This may be the most brilliantly complicated book synopsis ever on Amazon


#1

[Read the post]


#2

“His third wife, meanwhile, anxiously watches her mailbox every day, waiting for the day that a letter, any letter, arrives to make her realize that life is worth living.”


#3
Trying to keep his sanity while doing all of these things has put a lot of stress and strain on this person.

Signs suggest he fails.


#4

this one remains one of my all-time self-published favorites:

though i suspect that half the fun is due to machine translation from japanese to english.

Edit: i should report that it is indeed… Effective Way.


#5

That doesn’t seem like a very complicated synopsis. The sentences are short and easy to understand, without resorting to unnecessary verbiage. It’s a bit stilted and it certainly doesn’t sound remotely appealing, especially if said synopsis is reflective of the author’s style, but “complicated”? Not so much.

Merely completing a “long book” and publishing it in any form is more than what 99% of people manage to accomplish, anyway.


#6

This reminds me of the horrible Half Life fanfiction that eventually became a series of videos. Half Life: Full Life Consequences


#7

“Impossible to set down, and without foul language, this novel is written for the entire family to enjoy, each sentence insightful and important. The story solves ninety-five percent of the world’s major problems—a truly innovative and memorable novel destined to be held in the regard of one of the classics.”

I got my money’s worth right there.


#8

Yeah, but only ninety-five percent. That’s your low-hanging fruit.


#9

It’s like ‘The Room’ in book form.

Oh Hai!


#10

The first rule of synopsis is, it must not be longer than the original work.


#11

I just purchased one. Because, why not? Trails of Unexpected Journeys is available for 2 bucks. DONE.


#12

did you actually read the book?


#13

«Merely completing a “long book” and publishing it in any form is more than what 99% of people manage to accomplish, anyway.»

Luckily.


#14

They used to say “Why read something when you can Xerox it?”

Nowadays we can say “Why read something when you can download it to your Kindle?”


#15

Methinks there is an Indian (Asian) angle here.

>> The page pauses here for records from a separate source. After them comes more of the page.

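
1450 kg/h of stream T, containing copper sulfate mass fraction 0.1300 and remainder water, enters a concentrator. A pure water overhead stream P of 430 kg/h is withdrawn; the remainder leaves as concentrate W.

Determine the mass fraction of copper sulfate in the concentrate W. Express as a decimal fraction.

0.1848

copper sulfate is not removed: 1450×0.130 = 188.5 kg/h of copper sulfate enters W.
Concentrate = 1450 − 430 = 1020 kg/h.
Mass fraction = 188.5/1020 = 0.1848.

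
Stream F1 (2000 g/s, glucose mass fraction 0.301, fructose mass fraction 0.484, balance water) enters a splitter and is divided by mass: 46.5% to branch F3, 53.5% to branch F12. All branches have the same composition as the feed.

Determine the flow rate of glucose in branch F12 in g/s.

Branch F12 total = 0.535×2000 = 1070 g/s.
glucose in F12 = 0.301×1070 = 322.07 g/s.

322.1 g/s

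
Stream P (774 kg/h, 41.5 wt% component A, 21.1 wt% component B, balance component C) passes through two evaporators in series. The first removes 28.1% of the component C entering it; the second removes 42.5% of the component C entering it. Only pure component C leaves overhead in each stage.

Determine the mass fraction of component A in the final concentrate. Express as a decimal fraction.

component C in feed = 774×0.374 = 289.48 kg/h.
After stage 1: component C left = (1−0.281)×289.48 = 208.13; stream total = 692.66 kg/h.
After stage 2: component C left = (1−0.425)×208.13 = 119.68; final concentrate = 604.2 kg/h.
component A fraction = 321.21/604.2 = 0.5316.

0.5316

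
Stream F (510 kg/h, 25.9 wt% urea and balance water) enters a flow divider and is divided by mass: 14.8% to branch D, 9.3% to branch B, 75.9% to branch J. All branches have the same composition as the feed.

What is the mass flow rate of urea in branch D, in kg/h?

Branch D total = 0.148×510 = 75.48 kg/h.
urea in D = 0.259×75.48 = 19.549 kg/h.

19.55 kg/h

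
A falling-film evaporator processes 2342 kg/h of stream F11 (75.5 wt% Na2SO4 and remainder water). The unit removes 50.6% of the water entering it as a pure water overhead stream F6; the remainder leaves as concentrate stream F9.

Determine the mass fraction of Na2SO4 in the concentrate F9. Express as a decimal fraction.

Na2SO4 is not removed: 2342×0.755 = 1768.2 kg/h of Na2SO4 enters F9.
water entering = 2342×0.245 = 573.79 kg/h; overhead removed = 0.506×573.79 = 290.34 kg/h.
Concentrate = 2342 − 290.34 = 2051.7 kg/h.
Mass fraction = 1768.2/2051.7 = 0.8618.

0.8618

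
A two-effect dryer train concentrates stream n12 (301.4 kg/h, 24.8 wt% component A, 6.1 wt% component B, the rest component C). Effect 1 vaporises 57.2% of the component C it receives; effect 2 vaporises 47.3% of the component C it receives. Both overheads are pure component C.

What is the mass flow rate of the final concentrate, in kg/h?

140.1 kg/h

component C in feed = 301.4×0.691 = 208.27 kg/h.
After stage 1: component C left = (1−0.572)×208.27 = 89.138; stream total = 182.27 kg/h.
After stage 2: component C left = (1−0.473)×89.138 = 46.976; final concentrate = 140.11 kg/h.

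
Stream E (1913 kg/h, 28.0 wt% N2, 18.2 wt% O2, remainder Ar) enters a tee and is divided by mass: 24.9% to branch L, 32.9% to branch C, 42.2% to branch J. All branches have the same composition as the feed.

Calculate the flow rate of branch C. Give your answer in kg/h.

Branch C flow = 0.329×1913 = 629.38 kg/h.

629.4 kg/h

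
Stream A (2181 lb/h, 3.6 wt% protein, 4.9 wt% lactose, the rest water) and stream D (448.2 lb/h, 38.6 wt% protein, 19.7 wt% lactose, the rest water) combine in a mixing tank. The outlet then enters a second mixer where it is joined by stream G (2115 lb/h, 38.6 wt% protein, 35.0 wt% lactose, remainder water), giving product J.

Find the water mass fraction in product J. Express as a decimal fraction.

0.578

Overall, product flow = 4744.2 lb/h.
water in = 2181×0.915 + 448.2×0.417 + 2115×0.264 = 2740.9 lb/h.
water fraction in J = 0.578.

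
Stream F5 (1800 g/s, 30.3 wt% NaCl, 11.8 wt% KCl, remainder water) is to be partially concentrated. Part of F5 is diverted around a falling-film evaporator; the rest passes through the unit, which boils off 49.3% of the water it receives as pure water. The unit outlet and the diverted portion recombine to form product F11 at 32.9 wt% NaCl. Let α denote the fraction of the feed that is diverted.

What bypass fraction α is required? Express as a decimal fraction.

0.723

All 1800×0.303 = 545.4 g/s of NaCl reaches F11, so F11 = 545.4/0.329 = 1657.8 g/s and vapour = 142.25 g/s.
The evaporator receives (1−α)·1800 of feed at 0.579 water and removes 0.493 of that water:
0.493×0.579×(1−α)×1800 = 142.25
(1−α) = 142.25/513.8 = 0.2769;  α = 0.7231.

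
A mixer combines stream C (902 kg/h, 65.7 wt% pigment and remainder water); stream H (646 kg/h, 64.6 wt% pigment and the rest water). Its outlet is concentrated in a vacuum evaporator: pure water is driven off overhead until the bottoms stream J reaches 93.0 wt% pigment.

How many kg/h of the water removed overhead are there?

pigment entering = 902×0.657 + 646×0.646 = 1009.9 kg/h.
All pigment reports to J, so J = 1009.9/0.930 = 1085.9 kg/h.
Total feed = 1548 kg/h; overhead = 1548 − 1085.9 = 462.05 kg/h.

462.1 kg/h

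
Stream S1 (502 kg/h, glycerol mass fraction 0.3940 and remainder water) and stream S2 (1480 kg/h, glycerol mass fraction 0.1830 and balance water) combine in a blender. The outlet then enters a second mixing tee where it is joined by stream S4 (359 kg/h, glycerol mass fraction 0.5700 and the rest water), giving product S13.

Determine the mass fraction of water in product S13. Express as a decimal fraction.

0.7124

Overall, product flow = 2341 kg/h.
water in = 502×0.606 + 1480×0.817 + 359×0.430 = 1667.7 kg/h.
water fraction in S13 = 0.7124.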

There is lots of talk on marketing forums about how to gain a “passive” income from mass producing low quality pap for Kindle. Much of that talk involves outsourcing the writing to the third world. I think this might be a part of that.

On the other hand, it could be just related to an actual author by the name of Corbin that, much like 90% of the population, barely can express himself in writing.


#16

Really? I heard malarkey.


#17

A friendly reminder: NaNoWriMo is next month! Maybe I’ll finally participate after over a decade of procrastination.


#18

Because this wife never talks to that husband, like a wife is supposed to do.

This could mean two completely contradictory things. Either the wife never talked to her husband even though wives are expected to do so or she never spoke to her husband which is the behavior expected by the husband. I honestly couldn’t even begin to guess which of these he meant.


#19

My copy just arrived! It’s enormous. But my favorite part is that the book is dedicated to:

THE READERS OF THIS BOOK. WHO WILL LEARN WHAT THEY DID WRONG IN THEIR OWN LIVES.